In my experience, per line timings are simply unreliable and can’t be trusted (or maybe it is that we don’t interpret them correctly, I don’t know).

Your first screenshot:

You said the wrong timing for mesh._internalAbstractMeshDataInfo._currentLODIsUpToDate = false is a sampling error, but I don’t see how Chrome could make such sampling errors… When it samples the running code, it is either running the line or not, and should account for the time of this line or not.

In this screenshot, this line takes 3x more time to execute than mesh.computeWorldMatrix, whereas in your latest screenshot:

it is computeWorldMatrix that is taking 3.6x more time to execute… Same thing for totalVertices.addCount which is faster than computeWorldMatrix in this snapshot, whereas it is 2.5x slower in the first one.

The test you should perform is to look at the fps depending on things being commented out or not, as thanks to @Pryme8 we can now easily do these tests, and see if you can detect a significant difference (which is not easy either, see my other post above). Note that you should use the code with the if (!this.disableTotalVerticesPerfCounter) around _totalVertices because we won’t be able to just remove this line.

I agree we should change the order of the if (!mesh.isReady() || !mesh.isEnabled() || mesh.scaling.hasAZeroComponent) test, though. I will make a PR for that.

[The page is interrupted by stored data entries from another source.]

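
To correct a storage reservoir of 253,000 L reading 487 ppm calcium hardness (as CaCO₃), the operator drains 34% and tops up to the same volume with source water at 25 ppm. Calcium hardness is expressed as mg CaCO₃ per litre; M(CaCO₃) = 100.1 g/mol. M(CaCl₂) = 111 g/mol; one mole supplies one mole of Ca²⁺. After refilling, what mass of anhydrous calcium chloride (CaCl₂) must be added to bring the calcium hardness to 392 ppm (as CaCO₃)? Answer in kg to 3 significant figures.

17.4 kg

After draining 34% and refilling: 487 × 0.66 + 25 × 0.34 = 329.92 ppm.
Deficit to target: 392 − 329.92 = 62.08 mg/L.
As CaCO₃: 62.08 mg/L × 253,000 L = 15,710 g; ÷ 100.1 = 156.9 mol Ca²⁺.
Mass: 156.9 × 111 = 17,420 g.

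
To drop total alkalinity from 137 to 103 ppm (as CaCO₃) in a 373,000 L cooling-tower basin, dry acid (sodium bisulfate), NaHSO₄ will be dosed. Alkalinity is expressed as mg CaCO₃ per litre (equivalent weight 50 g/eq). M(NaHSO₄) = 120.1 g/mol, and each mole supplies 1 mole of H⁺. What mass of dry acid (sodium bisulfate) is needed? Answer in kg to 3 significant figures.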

Regarding the mesh.isReady function, it has to check a number of things before returning true or false, there’s really no way around it…

In my experience, performance profiling of js code is always difficult, if not impossible, even when you try to get rid of everything that could interfer with the results (close all running apps on your computer, use an anonymous window in your browser, run your tests several times and take the mean, …). I spent hours trying to do this, and often the end result was that… there were no results, I couldn’t make reproducible test cases!

In the present case, as we know what to test / change in the code base, we can run a real world scenario (PG, project) and measure the impact: that’s probably the best thing to do.